Emerald wasps, a kind of parasitoid wasp, subdue roaches using a venom to override ordinary neurological/phenomenological responses and lay eggs so that the larvae eat the "zombified," submissive roach.  Tarantula hawks do something similar with tarantulas, bringing them to a burrow and laying an egg on the body of the spider.  The arachnid becomes food for the larva.  No, it is not just humans that have the capacity for brutality.  Some other animals rely on such acts to literally continue their species.  Humans do not need to, but morality is not about what is helpful or pragmatic except by happenstance overlap.  It is what should be done out of obligation no matter the consequences.  Maybe it is morally mandatory to be casually, constantly brutal, but no amount of animal patterns prove this.  Besides these and other errors, people who think looking to the animal kingdom for moral epistemology is correct do not even really want humans to carry out plenty of things they would find.

Which of these animals are we to supposedly emulate?  Are we to have nonconsensual sex, kill the offspring of other people, and eat our siblings?  There are many different organisms with wildy diverse behaviors, and yet even if there was only one other observed species and every individual member of it was benevolent, nothing about the existence or nature of morality could be known from this, and not just because the senses do not prove anything (with one exception [1]) except that the perceptions are being experienced.  This would tell us how we perceive another animal to act.  It would not reveal anything about how we should live or if there is such a thing at all.  However, a person who already feels as if something is morally good and sees it in the natural world, they might fallaciously believe they have found epistemological proof that some activities are metaphysically valuable instead of just useful for a certain end that might or might not be moral.
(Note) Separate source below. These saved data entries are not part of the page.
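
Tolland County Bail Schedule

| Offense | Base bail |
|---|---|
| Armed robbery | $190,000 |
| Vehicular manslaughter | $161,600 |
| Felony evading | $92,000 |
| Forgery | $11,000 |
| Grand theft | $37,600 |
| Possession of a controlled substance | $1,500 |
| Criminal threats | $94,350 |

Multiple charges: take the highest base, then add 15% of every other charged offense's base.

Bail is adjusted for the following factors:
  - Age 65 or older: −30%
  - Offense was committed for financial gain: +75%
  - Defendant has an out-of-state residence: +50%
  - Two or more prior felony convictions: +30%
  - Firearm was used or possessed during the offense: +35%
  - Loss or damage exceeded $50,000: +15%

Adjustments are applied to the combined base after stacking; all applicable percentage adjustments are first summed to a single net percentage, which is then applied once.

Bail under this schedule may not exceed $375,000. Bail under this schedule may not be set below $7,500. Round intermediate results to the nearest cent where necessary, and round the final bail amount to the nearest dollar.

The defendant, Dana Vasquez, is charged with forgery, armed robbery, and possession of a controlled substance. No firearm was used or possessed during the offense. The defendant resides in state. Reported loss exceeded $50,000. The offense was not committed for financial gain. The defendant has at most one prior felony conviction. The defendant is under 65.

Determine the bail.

$220,656

Base amounts from the schedule: forgery $11,000; armed robbery $190,000; possession of a controlled substance $1,500.
Stacking rule: highest base plus 15% of each additional charge. Highest is armed robbery at $190,000. Additional: $11,000 × 15% = $1,650; $1,500 × 15% = $225. Combined base = $190,000 + $1,875 = $191,875.
Loss or damage exceeded $50,000 (+15%): $191,875 × 1.15 = $220,656.25.
$220,656.25 is within the $375,000 maximum.
$220,656.25 is at or above the $7,500 minimum.
Rounded to the nearest dollar: $220,656.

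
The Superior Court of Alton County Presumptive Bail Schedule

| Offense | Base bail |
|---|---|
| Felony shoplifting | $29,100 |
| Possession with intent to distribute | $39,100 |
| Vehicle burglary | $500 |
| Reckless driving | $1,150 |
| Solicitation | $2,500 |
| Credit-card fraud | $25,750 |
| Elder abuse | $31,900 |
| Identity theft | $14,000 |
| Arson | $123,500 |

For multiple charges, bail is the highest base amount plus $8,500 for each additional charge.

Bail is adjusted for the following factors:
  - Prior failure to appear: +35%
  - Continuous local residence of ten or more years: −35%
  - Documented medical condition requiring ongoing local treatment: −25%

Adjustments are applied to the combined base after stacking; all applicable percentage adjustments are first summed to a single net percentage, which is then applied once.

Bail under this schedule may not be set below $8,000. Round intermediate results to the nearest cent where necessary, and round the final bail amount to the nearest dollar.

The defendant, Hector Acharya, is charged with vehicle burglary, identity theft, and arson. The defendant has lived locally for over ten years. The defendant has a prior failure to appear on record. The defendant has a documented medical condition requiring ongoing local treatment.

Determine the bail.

$105,375

Base amounts from the schedule: vehicle burglary $500; identity theft $14,000; arson $123,500.
Stacking rule: highest base plus $8,500 per additional charge. Highest is arson at $123,500; 2 additional charges → +$17,000. Combined base = $140,500.
Net percentage adjustment: +35% −35% −25% = −25%. $140,500 × 0.75 = $105,375.
$105,375 is at or above the $8,000 minimum.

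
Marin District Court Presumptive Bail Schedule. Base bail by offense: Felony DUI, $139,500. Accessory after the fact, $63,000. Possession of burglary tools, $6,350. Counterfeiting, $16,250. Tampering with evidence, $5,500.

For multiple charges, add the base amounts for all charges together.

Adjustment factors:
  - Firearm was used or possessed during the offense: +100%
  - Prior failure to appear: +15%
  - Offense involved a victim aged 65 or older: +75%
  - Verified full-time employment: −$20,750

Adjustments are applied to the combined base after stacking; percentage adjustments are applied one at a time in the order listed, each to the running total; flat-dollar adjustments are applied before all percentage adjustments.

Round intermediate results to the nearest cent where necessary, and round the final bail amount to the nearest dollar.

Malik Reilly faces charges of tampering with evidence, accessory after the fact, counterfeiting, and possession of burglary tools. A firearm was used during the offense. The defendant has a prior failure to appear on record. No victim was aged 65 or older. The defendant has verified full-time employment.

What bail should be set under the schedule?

Base amounts from the schedule: tampering with evidence $5,500; accessory after the fact $63,000; counterfeiting $16,250; possession of burglary tools $6,350.
Stacking rule: sum of all bases. $5,500 + $63,000 + $16,250 + $6,350 = $91,100.
Verified full-time employment (−$20,750 flat): $91,100 − $20,750 = $70,350.
Firearm was used or possessed during the offense (+100%): $70,350 × 2 = $140,700.
Prior failure to appear (+15%): $140,700 × 1.15 = $161,805.

$161,805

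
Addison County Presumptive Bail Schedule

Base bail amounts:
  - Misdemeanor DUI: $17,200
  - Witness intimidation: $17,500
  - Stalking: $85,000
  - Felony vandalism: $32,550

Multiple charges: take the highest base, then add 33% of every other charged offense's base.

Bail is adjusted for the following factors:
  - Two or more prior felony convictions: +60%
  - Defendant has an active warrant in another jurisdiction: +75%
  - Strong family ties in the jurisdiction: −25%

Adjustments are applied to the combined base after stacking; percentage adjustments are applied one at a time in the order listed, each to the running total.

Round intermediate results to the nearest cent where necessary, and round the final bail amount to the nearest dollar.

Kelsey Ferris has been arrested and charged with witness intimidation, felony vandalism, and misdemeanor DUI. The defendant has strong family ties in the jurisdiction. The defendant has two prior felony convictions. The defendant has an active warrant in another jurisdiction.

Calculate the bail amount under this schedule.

Base amounts from the schedule: witness intimidation $17,500; felony vandalism $32,550; misdemeanor DUI $17,200.
Stacking rule: highest base plus 33% of each additional charge. Highest is felony vandalism at $32,550. Additional: $17,500 × 33% = $5,775; $17,200 × 33% = $5,676. Combined base = $32,550 + $11,451 = $44,001.
Two or more prior felony convictions (+60%): $44,001 × 1.6 = $70,401.60.
Defendant has an active warrant in another jurisdiction (+75%): $70,401.60 × 1.75 = $123,202.80.
Strong family ties in the jurisdiction (−25%): $123,202.80 × 0.75 = $92,402.10.
Rounded to the nearest dollar: $92,402.

$92,402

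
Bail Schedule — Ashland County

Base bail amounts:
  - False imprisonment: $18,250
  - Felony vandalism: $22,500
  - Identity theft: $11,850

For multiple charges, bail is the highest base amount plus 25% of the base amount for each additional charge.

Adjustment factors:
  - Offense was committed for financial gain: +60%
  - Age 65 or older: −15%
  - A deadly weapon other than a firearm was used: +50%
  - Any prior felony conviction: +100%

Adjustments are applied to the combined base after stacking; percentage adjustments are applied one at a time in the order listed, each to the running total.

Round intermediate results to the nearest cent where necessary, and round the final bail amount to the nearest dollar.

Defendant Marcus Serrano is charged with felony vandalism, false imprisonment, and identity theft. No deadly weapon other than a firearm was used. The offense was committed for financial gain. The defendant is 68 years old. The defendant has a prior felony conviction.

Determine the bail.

Base amounts from the schedule: felony vandalism $22,500; false imprisonment $18,250; identity theft $11,850.
Stacking rule: highest base plus 25% of each additional charge. Highest is felony vandalism at $22,500. Additional: $18,250 × 25% = $4,562.50; $11,850 × 25% = $2,962.50. Combined base = $22,500 + $7,525 = $30,025.
Offense was committed for financial gain (+60%): $30,025 × 1.6 = $48,040.
Age 65 or older (−15%): $48,040 × 0.85 = $40,834.
Any prior felony conviction (+100%): $40,834 × 2 = $81,668.

$81,668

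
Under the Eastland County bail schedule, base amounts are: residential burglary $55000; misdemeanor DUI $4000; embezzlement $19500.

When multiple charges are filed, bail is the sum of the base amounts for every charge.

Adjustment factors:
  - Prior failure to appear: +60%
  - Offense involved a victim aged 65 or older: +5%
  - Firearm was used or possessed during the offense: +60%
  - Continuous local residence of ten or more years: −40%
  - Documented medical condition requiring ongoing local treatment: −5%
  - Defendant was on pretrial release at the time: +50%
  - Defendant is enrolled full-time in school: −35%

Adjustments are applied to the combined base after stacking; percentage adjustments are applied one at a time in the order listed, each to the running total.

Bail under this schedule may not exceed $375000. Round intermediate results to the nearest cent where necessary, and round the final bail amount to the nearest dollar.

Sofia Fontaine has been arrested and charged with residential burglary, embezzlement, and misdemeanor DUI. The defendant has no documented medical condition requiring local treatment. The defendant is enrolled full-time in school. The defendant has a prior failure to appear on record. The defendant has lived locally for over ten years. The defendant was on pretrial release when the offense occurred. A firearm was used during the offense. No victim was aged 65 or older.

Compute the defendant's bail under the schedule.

$117562

Base amounts from the schedule: residential burglary $55000; embezzlement $19500; misdemeanor DUI $4000.
Stacking rule: sum of all bases. $55000 + $19500 + $4000 = $78500.
Prior failure to appear (+60%): $78500 × 1.6 = $125600.
Firearm was used or possessed during the offense (+60%): $125600 × 1.6 = $200960.
Continuous local residence of ten or more years (−40%): $200960 × 0.6 = $120576.
Defendant was on pretrial release at the time (+50%): $120576 × 1.5 = $180864.
Defendant is enrolled full-time in school (−35%): $180864 × 0.65 = $117561.60.
$117561.60 is within the $375000 maximum.
Rounded to the nearest dollar: $117562.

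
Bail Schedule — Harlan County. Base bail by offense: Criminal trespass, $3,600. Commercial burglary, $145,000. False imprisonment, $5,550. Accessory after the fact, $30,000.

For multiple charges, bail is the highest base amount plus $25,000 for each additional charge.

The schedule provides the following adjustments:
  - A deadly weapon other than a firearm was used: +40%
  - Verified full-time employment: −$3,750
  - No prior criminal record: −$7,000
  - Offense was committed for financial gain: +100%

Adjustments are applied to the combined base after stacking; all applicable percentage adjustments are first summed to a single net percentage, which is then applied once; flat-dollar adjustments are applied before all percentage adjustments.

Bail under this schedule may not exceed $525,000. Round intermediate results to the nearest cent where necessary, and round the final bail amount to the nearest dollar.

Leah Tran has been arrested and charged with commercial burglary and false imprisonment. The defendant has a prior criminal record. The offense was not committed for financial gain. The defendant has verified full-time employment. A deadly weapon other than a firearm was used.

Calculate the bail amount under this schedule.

Base amounts from the schedule: commercial burglary $145,000; false imprisonment $5,550.
Stacking rule: highest base plus $25,000 per additional charge. Highest is commercial burglary at $145,000; 1 additional charge → +$25,000. Combined base = $170,000.
Verified full-time employment (−$3,750 flat): $170,000 − $3,750 = $166,250.
A deadly weapon other than a firearm was used (+40%): $166,250 × 1.4 = $232,750.
$232,750 is within the $525,000 maximum.

$232,750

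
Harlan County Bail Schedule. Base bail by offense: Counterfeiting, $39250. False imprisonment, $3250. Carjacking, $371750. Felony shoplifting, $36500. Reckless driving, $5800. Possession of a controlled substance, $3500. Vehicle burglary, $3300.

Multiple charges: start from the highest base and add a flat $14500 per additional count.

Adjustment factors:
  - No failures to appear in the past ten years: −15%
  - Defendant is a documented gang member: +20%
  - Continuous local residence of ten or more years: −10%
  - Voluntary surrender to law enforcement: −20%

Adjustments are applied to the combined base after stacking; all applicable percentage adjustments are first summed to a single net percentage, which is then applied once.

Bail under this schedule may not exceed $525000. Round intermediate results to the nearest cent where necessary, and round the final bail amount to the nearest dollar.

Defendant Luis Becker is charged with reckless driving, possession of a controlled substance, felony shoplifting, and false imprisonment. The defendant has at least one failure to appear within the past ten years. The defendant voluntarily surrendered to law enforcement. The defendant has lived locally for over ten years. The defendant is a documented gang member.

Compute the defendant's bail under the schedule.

$72000

Base amounts from the schedule: reckless driving $5800; possession of a controlled substance $3500; felony shoplifting $36500; false imprisonment $3250.
Stacking rule: highest base plus $14500 per additional charge. Highest is felony shoplifting at $36500; 3 additional charges → +$43500. Combined base = $80000.
Net percentage adjustment: +20% −10% −20% = −10%. $80000 × 0.9 = $72000.
$72000 is within the $525000 maximum.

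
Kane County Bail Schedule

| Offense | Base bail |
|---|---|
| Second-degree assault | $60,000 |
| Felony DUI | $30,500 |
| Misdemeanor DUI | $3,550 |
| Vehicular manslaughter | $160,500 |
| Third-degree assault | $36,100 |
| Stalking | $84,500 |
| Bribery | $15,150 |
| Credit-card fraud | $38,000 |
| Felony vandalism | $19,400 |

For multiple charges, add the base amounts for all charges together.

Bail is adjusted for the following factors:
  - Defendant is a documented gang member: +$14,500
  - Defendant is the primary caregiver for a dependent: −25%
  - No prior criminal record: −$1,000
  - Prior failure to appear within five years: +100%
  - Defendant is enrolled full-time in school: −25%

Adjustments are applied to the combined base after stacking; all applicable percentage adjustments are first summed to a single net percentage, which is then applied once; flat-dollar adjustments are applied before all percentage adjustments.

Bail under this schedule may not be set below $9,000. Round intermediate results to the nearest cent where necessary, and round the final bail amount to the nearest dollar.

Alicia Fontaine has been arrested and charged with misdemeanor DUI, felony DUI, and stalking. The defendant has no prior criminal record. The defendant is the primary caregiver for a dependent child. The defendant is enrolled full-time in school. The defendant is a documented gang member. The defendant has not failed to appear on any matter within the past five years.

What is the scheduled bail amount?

Base amounts from the schedule: misdemeanor DUI $3,550; felony DUI $30,500; stalking $84,500.
Stacking rule: sum of all bases. $3,550 + $30,500 + $84,500 = $118,550.
Defendant is a documented gang member (+$14,500 flat): $118,550 + $14,500 = $133,050.
No prior criminal record (−$1,000 flat): $133,050 − $1,000 = $132,050.
Net percentage adjustment: −25% −25% = −50%. $132,050 × 0.5 = $66,025.
$66,025 is at or above the $9,000 minimum.

$66,025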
Just as it does not logically follow from having a reaction of conscience to something like stealing that it really is wrong, it does not follow from the way a random animal behaves that there is such a thing as moral duty and that this exact set of actions is what that duty consists of.  Now, the Bible does mention some animals as displaying characteristics some people would be good or pragmatic to in turn display.  Proverbs 6:6-8 uses ants as an example of productive beings in contrast to someone so lazy that poverty might appear to them like a thief.  These traits can be good in humans, but are not always obligatory, and animals are never the metaphysical grounding of morality.  God is.  Whether or not Christianity is true, theistic moralism, whatever the obligations therein are, is the only possibly valid moral framework.  If the uncaused cause has no moral nature, nothing is good or evil; whatever it's moral nature consists of it it has one is good.  Animal behaviors could neither metaphysically dictate morality nor epistemologically reveal it.